João XXIII queria que a Igreja e os católicos fizessem a sua parte, para melhor colaborarem com os esforços de toda a comunidade humana para assegurar ao mundo paz verdadeira e, ao homem, o desenvolvimento digno. Quis uma Igreja em diálogo com o mundo, atenta aos tempos novos, com seus desafios, oportunidades e problemas. Formado em História e fino diplomata, Roncalli tinha uma percepção aguda dos problemas da humanidade e já trazia no coração a encíclica Pacem in Terris (sobre a paz entre todos os povos da Terra), que publicaria no dia 11 de abril de 1963, pouco antes de falecer; queria que, em todo o mundo, a presença e a participação efetiva dos cristãos na vida da sociedade ajudassem os povos a encontrarem os rumos do convívio digno, justo, respeitoso e pacífico.
Essa mesma preocupação, depois, foi expressa de modo eloquente na Constituição Pastoral Gaudium et Spes (As alegrias e as esperanças...), um dos documentos mais importantes do Concílio, aprovado em sua última sessão, em 1965. O papa Paulo VI, o grande sucessor de João XXIII, logo em seguida, em 1967, escreveu a encíclica Populorum Progressio (Sobre o desenvolvimento dos povos...), tratando novamente do que seria necessário para um verdadeiro desenvolvimento, sobretudo a partir das relações entre países ricos e pobres. A recente encíclica de Bento XVI Caritas in Veritate (A caridade na verdade...) vai nessa mesma linha de preocupações, agora no contexto do início do século 21.

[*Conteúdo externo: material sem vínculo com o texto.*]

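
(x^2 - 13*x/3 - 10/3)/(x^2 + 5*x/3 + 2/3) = (x - 5)/(x + 1)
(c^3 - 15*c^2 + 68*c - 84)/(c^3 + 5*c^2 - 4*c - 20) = (c^2 - 13*c + 42)/(c^2 + 7*c + 10)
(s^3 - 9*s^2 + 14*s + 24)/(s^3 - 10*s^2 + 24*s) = (s + 1)/s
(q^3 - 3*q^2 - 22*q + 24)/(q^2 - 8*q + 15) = (q^3 - 3*q^2 - 22*q + 24)/(q^2 - 8*q + 15)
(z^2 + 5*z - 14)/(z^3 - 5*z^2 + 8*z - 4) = (z + 7)/(z^2 - 3*z + 2)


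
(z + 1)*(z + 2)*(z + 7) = z^3 + 10*z^2 + 23*z + 14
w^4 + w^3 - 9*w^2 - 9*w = w*(w - 3)*(w + 1)*(w + 3)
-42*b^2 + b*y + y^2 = (-6*b + y)*(7*b + y)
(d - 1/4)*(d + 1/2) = d^2 + d/4 - 1/8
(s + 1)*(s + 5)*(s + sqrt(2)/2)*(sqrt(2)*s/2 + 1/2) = sqrt(2)*s^4/2 + s^3 + 3*sqrt(2)*s^3 + 11*sqrt(2)*s^2/4 + 6*s^2 + 3*sqrt(2)*s/2 + 5*s + 5*sqrt(2)/4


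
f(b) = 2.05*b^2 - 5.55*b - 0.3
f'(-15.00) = -67.05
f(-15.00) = 544.20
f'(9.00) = 31.35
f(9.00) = 115.80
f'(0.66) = -2.84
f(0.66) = -3.07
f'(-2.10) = -14.16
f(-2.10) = 20.40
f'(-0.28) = -6.70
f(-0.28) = 1.41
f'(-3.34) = -19.24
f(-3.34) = 41.11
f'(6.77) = 22.21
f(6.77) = 56.08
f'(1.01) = -1.41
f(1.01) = -3.81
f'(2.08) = 2.98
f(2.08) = -2.97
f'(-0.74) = -8.58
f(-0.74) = 4.93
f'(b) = 4.1*b - 5.55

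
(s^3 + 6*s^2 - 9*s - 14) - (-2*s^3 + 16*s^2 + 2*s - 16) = 3*s^3 - 10*s^2 - 11*s + 2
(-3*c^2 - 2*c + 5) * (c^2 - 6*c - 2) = -3*c^4 + 16*c^3 + 23*c^2 - 26*c - 10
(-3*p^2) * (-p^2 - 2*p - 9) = 3*p^4 + 6*p^3 + 27*p^2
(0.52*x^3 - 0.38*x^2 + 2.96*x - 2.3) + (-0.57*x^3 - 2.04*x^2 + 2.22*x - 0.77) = -0.0499999999999999*x^3 - 2.42*x^2 + 5.18*x - 3.07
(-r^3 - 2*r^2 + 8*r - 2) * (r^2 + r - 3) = -r^5 - 3*r^4 + 9*r^3 + 12*r^2 - 26*r + 6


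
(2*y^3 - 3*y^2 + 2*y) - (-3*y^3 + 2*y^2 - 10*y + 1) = 5*y^3 - 5*y^2 + 12*y - 1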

Mas João XXIII olhava para a situação da própria Igreja e queria que o Concílio a levasse a uma profunda renovação, ao crescimento da fé católica, a aprofundar a sua autocompreensão, como povo de batizados, no qual todos têm a sua parte na missão recebida de Cristo. O Concílio deveria promover a renovação das normas da vida e das organizações eclesiais, adequar aos novos tempos a liturgia, a formação do clero, a ação missionária, a sua postura diante das outras Igrejas cristãs e também das religiões não cristãs. Os conceitos de renovação, diálogo e participação são fundamentais para a compreensão do Concílio Vaticano II.
Esse Concílio teve a participação de mais de 2.500 bispos, em quatro sessões, ao longo de quatro anos. Produziu 16 documentos sobre vários assuntos e contou com a liderança de dois papas: João XXIII, que faleceu após a primeira sessão, e Paulo VI. Produziu uma transformação sem precedentes na Igreja e mudou de maneira evidente a sua face, sem, no entanto, mudar sua identidade e sua missão.
Decorrido meio século desde aquela memorável assembleia, a Igreja põe-se agora a avaliar o caminho já percorrido. Os frutos, certamente, foram e estão sendo imensos. Houve acertos e erros na interpretação do Concílio e os papas desse período tiveram sempre o cuidado de indicar à Igreja o caminho da reta aplicação das decisões conciliares.
Ainda como jovem teólogo, Joseph Ratzinger acompanhou, na condição de perito, o seu bispo, o cardeal de Munique, nos trabalhos conciliares. Hoje, nas responsabilidades de papa, Bento XVI tem repetido, com João Paulo II, que o Concílio não perdeu a sua atualidade e continua, qual bússola, a indicar, de maneira segura, os rumos para a Igreja no século 21.